Wednesday - 8/27/2014, 9:31am EDT

The Department of Labor's Office of Public Affairs (OPA) spent more than $600,000 on elevator posters, according to documents obtained by the House Oversight and Government Reform Committee.

Chairman Darrell Issa (R-Calif.) says the posters are just one example of "wasteful spending and mismanagement" in the office.

In a letter sent to Labor Secretary Thomas Perez Monday, Issa slams Labor's OPA for "frivolously" spending money on public relations contests, mascots and book clubs.

Issa accuses OPA of violating President Barack Obama's executive order to promote efficient spending. Obama signed the order in November 2011, asking agencies to stop using appropriations for items unrelated to their missions.

In response to Issa's letter, Labor defends its spending.
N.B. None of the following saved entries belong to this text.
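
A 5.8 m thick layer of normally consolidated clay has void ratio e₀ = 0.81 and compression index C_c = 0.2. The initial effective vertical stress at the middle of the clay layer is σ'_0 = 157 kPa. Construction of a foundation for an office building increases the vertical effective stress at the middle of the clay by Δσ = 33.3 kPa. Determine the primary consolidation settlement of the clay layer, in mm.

S_c ≈ 53.5 mm

Final effective stress: σ'_f = σ'_0 + Δσ = 157 + 33.3 = 190.3 kPa.
Normally consolidated clay, so the full stress increment lies on the virgin compression line:
S_c = C_c·H/(1+e₀)·log₁₀(σ'_f/σ'_0) = 0.2×5.8/(1+0.81)×log₁₀(190.3/157)
    = 0.64088 × 0.083539 = 0.05354 m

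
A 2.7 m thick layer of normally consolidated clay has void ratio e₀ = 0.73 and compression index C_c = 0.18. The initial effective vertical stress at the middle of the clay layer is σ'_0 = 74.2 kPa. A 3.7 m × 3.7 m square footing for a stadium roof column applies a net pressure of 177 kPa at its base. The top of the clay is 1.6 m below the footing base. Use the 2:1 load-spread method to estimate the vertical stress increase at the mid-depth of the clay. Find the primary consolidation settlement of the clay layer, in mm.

Mid-depth of clay below the footing base: z = 1.6 + 2.7/2 = 2.95 m.
Stress increase at mid-clay by the 2:1 spreading method:
Δσ = qBL/((B+z)(L+z)) = 177×3.7×3.7/((3.7+2.95)(3.7+2.95)) = 54.794 kPa
Final effective stress: σ'_f = σ'_0 + Δσ = 74.2 + 54.794 = 128.99 kPa.
Normally consolidated clay, so the full stress increment lies on the virgin compression line:
S_c = C_c·H/(1+e₀)·log₁₀(σ'_f/σ'_0) = 0.18×2.7/(1+0.73)×log₁₀(128.99/74.2)
    = 0.28092 × 0.24015 = 0.06746 m

S_c ≈ 67.5 mm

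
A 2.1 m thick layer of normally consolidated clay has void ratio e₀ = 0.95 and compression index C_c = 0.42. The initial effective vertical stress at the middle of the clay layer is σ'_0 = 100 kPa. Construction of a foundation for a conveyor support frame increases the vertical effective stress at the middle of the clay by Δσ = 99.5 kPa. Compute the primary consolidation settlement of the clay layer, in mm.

Final effective stress: σ'_f = σ'_0 + Δσ = 100 + 99.5 = 199.5 kPa.
Normally consolidated clay, so the full stress increment lies on the virgin compression line:
S_c = C_c·H/(1+e₀)·log₁₀(σ'_f/σ'_0) = 0.42×2.1/(1+0.95)×log₁₀(199.5/100)
    = 0.45231 × 0.29994 = 0.1357 m

S_c ≈ 136 mm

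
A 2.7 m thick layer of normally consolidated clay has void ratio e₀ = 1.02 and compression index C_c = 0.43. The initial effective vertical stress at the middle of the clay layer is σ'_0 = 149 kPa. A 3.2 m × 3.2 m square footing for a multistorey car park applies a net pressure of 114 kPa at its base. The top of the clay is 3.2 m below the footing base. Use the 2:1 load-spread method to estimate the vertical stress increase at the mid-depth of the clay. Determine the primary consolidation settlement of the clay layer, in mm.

Mid-depth of clay below the footing base: z = 3.2 + 2.7/2 = 4.55 m.
Stress increase at mid-clay by the 2:1 spreading method:
Δσ = qBL/((B+z)(L+z)) = 114×3.2×3.2/((3.2+4.55)(3.2+4.55)) = 19.436 kPa
Final effective stress: σ'_f = σ'_0 + Δσ = 149 + 19.436 = 168.44 kPa.
Normally consolidated clay, so the full stress increment lies on the virgin compression line:
S_c = C_c·H/(1+e₀)·log₁₀(σ'_f/σ'_0) = 0.43×2.7/(1+1.02)×log₁₀(168.44/149)
    = 0.57475 × 0.053259 = 0.03061 m

S_c ≈ 30.6 mm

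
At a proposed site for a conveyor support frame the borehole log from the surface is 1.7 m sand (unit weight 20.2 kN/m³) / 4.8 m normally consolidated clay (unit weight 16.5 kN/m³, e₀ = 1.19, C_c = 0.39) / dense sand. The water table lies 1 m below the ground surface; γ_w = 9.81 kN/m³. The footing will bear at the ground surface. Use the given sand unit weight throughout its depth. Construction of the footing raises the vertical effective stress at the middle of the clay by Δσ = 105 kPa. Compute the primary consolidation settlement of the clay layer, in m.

S_c ≈ 0.456 m

Mid-depth of clay below the ground surface: z = 1.7 + 4.8/2 = 4.1 m.
Total vertical stress at mid-clay: σ_v = 20.2×1.7 + 16.5×2.4 = 73.94 kPa.
Pore pressure: u = 9.81×(4.1 − 1) = 30.411 kPa.
Initial effective stress: σ'_0 = σ_v − u = 73.94 − 30.411 = 43.529 kPa.
Final effective stress: σ'_f = σ'_0 + Δσ = 43.529 + 105 = 148.53 kPa.
Normally consolidated clay, so the full stress increment lies on the virgin compression line:
S_c = C_c·H/(1+e₀)·log₁₀(σ'_f/σ'_0) = 0.39×4.8/(1+1.19)×log₁₀(148.53/43.529)
    = 0.85479 × 0.53304 = 0.4556 m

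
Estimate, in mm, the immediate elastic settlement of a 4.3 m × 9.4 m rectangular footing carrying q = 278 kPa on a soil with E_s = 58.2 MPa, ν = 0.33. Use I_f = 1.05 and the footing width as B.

S_e ≈ 19.2 mm

Immediate (elastic) settlement: S_e = q·B·(1−ν²)/E_s · I_f.
E_s = 58.2 MPa = 58200 kPa.
S_e = 278 × 4.3 × (1 − 0.33²) / 58200 × 1.05
    = 278 × 4.3 × 0.8911 / 58200 × 1.05
    = 0.01922 m = 19.22 mm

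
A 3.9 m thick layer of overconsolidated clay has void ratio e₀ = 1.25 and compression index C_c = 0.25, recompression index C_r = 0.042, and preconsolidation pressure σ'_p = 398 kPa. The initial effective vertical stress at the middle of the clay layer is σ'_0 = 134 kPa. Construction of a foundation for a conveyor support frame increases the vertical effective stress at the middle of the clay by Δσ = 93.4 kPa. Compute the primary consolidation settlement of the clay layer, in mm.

Final effective stress: σ'_f = 134 + 93.4 = 227.4 kPa.
σ'_f = 227.4 ≤ σ'_p = 398 kPa, so the clay remains overconsolidated and only the recompression index applies:
S_c = C_r·H/(1+e₀)·log₁₀(σ'_f/σ'_0) = 0.042×3.9/2.25×log₁₀(227.4/134)
    = 0.072799 × 0.22969 = 0.01672 m

S_c ≈ 16.7 mm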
"We are responsible stewards of public funds," a DoL spokesperson told Federal News Radio Wednesday.

According to the letter, Labor's OPA spent nearly $25,000 on entry fees for public relations contests between fiscal 2010 and 2014. The department itself submitted 168 entries to the contests and paid more than $2,300 per application.

Documents obtained by the committee reveal that DoL used part of its budget to hire the Washington Nationals mascot for an agency event. It also spent more than $100,000 to promote a book club.
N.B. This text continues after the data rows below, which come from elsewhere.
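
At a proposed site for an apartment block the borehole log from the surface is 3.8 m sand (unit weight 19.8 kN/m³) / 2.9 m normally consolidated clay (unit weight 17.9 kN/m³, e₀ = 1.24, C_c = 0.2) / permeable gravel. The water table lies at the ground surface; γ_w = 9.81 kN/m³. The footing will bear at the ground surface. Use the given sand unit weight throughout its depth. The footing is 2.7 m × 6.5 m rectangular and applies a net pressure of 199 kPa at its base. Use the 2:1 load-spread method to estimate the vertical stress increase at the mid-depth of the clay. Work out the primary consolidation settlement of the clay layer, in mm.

S_c ≈ 63.1 mm

Mid-depth of clay below the ground surface: z = 3.8 + 2.9/2 = 5.25 m.
Total vertical stress at mid-clay: σ_v = 19.8×3.8 + 17.9×1.45 = 101.19 kPa.
Pore pressure: u = 9.81×(5.25 − 0) = 51.503 kPa.
Initial effective stress: σ'_0 = σ_v − u = 101.19 − 51.503 = 49.687 kPa.
Stress increase at mid-clay by the 2:1 spreading method:
Δσ = qBL/((B+z)(L+z)) = 199×2.7×6.5/((2.7+5.25)(6.5+5.25)) = 37.387 kPa
Final effective stress: σ'_f = σ'_0 + Δσ = 49.687 + 37.387 = 87.074 kPa.
Normally consolidated clay, so the full stress increment lies on the virgin compression line:
S_c = C_c·H/(1+e₀)·log₁₀(σ'_f/σ'_0) = 0.2×2.9/(1+1.24)×log₁₀(87.074/49.687)
    = 0.25893 × 0.24365 = 0.06309 m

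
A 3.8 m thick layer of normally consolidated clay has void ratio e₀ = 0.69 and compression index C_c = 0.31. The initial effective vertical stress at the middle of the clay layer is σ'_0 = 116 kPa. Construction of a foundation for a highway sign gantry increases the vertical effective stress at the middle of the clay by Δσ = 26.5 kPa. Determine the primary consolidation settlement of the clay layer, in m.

S_c ≈ 0.0623 m

Final effective stress: σ'_f = σ'_0 + Δσ = 116 + 26.5 = 142.5 kPa.
Normally consolidated clay, so the full stress increment lies on the virgin compression line:
S_c = C_c·H/(1+e₀)·log₁₀(σ'_f/σ'_0) = 0.31×3.8/(1+0.69)×log₁₀(142.5/116)
    = 0.69704 × 0.089357 = 0.06229 m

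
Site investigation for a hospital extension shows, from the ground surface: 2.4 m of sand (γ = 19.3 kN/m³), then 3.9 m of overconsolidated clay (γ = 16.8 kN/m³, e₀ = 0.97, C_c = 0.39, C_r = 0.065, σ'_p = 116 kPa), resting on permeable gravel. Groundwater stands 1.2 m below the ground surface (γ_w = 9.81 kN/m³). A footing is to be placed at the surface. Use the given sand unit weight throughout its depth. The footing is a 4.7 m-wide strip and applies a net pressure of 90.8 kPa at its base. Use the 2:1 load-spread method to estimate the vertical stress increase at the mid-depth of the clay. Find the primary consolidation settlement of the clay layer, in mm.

S_c ≈ 38.1 mm

Mid-depth of clay below the ground surface: z = 2.4 + 3.9/2 = 4.35 m.
Total vertical stress at mid-clay: σ_v = 19.3×2.4 + 16.8×1.95 = 79.08 kPa.
Pore pressure: u = 9.81×(4.35 − 1.2) = 30.902 kPa.
Initial effective stress: σ'_0 = σ_v − u = 79.08 − 30.902 = 48.178 kPa.
Stress increase at mid-clay by the 2:1 spreading method:
Δσ = qB/(B+z) = 90.8×4.7/(4.7+4.35) = 47.156 kPa
Final effective stress: σ'_f = 48.178 + 47.156 = 95.334 kPa.
σ'_f = 95.334 ≤ σ'_p = 116 kPa, so the clay remains overconsolidated and only the recompression index applies:
S_c = C_r·H/(1+e₀)·log₁₀(σ'_f/σ'_0) = 0.065×3.9/1.97×log₁₀(95.334/48.178)
    = 0.12868 × 0.2964 = 0.03814 m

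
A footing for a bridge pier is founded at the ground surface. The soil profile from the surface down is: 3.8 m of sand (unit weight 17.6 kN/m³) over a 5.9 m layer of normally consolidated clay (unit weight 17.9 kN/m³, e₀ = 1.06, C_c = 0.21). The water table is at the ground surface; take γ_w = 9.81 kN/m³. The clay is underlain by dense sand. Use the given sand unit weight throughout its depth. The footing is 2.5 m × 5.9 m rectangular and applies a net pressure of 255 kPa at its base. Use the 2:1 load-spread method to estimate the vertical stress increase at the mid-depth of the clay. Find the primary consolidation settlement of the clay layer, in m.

Mid-depth of clay below the ground surface: z = 3.8 + 5.9/2 = 6.75 m.
Total vertical stress at mid-clay: σ_v = 17.6×3.8 + 17.9×2.95 = 119.69 kPa.
Pore pressure: u = 9.81×(6.75 − 0) = 66.218 kPa.
Initial effective stress: σ'_0 = σ_v − u = 119.69 − 66.218 = 53.472 kPa.
Stress increase at mid-clay by the 2:1 spreading method:
Δσ = qBL/((B+z)(L+z)) = 255×2.5×5.9/((2.5+6.75)(5.9+6.75)) = 32.144 kPa
Final effective stress: σ'_f = σ'_0 + Δσ = 53.472 + 32.144 = 85.616 kPa.
Normally consolidated clay, so the full stress increment lies on the virgin compression line:
S_c = C_c·H/(1+e₀)·log₁₀(σ'_f/σ'_0) = 0.21×5.9/(1+1.06)×log₁₀(85.616/53.472)
    = 0.60146 × 0.20443 = 0.123 m

S_c ≈ 0.123 m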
These instances "raise serious questions about the lack of internal agency spending controls in a time of considerable budget constraints," Issa wrote in the letter.
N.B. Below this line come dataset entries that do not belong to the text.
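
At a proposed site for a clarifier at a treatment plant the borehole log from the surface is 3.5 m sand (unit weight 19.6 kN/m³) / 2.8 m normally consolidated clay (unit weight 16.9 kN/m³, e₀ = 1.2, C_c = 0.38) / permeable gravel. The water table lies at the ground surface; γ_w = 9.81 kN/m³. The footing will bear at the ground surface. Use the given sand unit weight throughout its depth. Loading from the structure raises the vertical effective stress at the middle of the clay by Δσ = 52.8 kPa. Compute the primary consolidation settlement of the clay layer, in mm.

Mid-depth of clay below the ground surface: z = 3.5 + 2.8/2 = 4.9 m.
Total vertical stress at mid-clay: σ_v = 19.6×3.5 + 16.9×1.4 = 92.26 kPa.
Pore pressure: u = 9.81×(4.9 − 0) = 48.069 kPa.
Initial effective stress: σ'_0 = σ_v − u = 92.26 − 48.069 = 44.191 kPa.
Final effective stress: σ'_f = σ'_0 + Δσ = 44.191 + 52.8 = 96.991 kPa.
Normally consolidated clay, so the full stress increment lies on the virgin compression line:
S_c = C_c·H/(1+e₀)·log₁₀(σ'_f/σ'_0) = 0.38×2.8/(1+1.2)×log₁₀(96.991/44.191)
    = 0.48364 × 0.3414 = 0.1651 m

S_c ≈ 165 mm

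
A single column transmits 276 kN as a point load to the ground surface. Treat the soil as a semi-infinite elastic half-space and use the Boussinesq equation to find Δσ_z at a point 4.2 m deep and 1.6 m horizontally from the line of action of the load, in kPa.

Δσ_z ≈ 5.32 kPa

Boussinesq vertical stress below a point load on an elastic half-space:
Δσ_z = 3P/(2πz²) · [1 + (r/z)²]^(−5/2)
r/z = 1.6/4.2 = 0.38095; [1+(r/z)²]^(−5/2) = 0.71264.
Δσ_z = 3×276/(2π×4.2²) × 0.71264 = 7.4705 × 0.71264 = 5.324 kPa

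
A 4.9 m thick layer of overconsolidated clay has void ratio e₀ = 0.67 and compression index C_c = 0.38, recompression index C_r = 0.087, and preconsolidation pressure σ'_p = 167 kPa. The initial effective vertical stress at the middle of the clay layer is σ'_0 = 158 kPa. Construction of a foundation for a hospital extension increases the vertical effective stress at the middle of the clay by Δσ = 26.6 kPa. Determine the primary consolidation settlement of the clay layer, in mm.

S_c ≈ 54.7 mm

Final effective stress: σ'_f = 158 + 26.6 = 184.6 kPa.
σ'_f = 184.6 > σ'_p = 167 kPa, so the stress path crosses the preconsolidation pressure — recompression up to σ'_p, then virgin compression beyond:
S_c = H/(1+e₀)·[C_r·log₁₀(σ'_p/σ'_0) + C_c·log₁₀(σ'_f/σ'_p)]
    = 4.9/1.67 × [0.087×log₁₀(167/158) + 0.38×log₁₀(184.6/167)]
    = 2.9341 × [0.0020932 + 0.016536] = 0.05466 m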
"Our internal communications efforts make a difference in employee satisfaction, retention and most importantly, performance," the DoL spokesperson said. "Better performance from our employees translates into better value for the public."

Issa requests a number of documents from DoL to be submitted no later than Sept. 8.

The chairman also accuses OPA Senior Adviser Carl Fillichio of using "profane language" against whistleblowers in the office.

"Mr. Fillichio's comments are likely to have a chilling effect on OPA employees' willingness to report fraud, abuse and mismanagement," Issa wrote.

The DoL spokesperson did not comment on Fillichio's actions.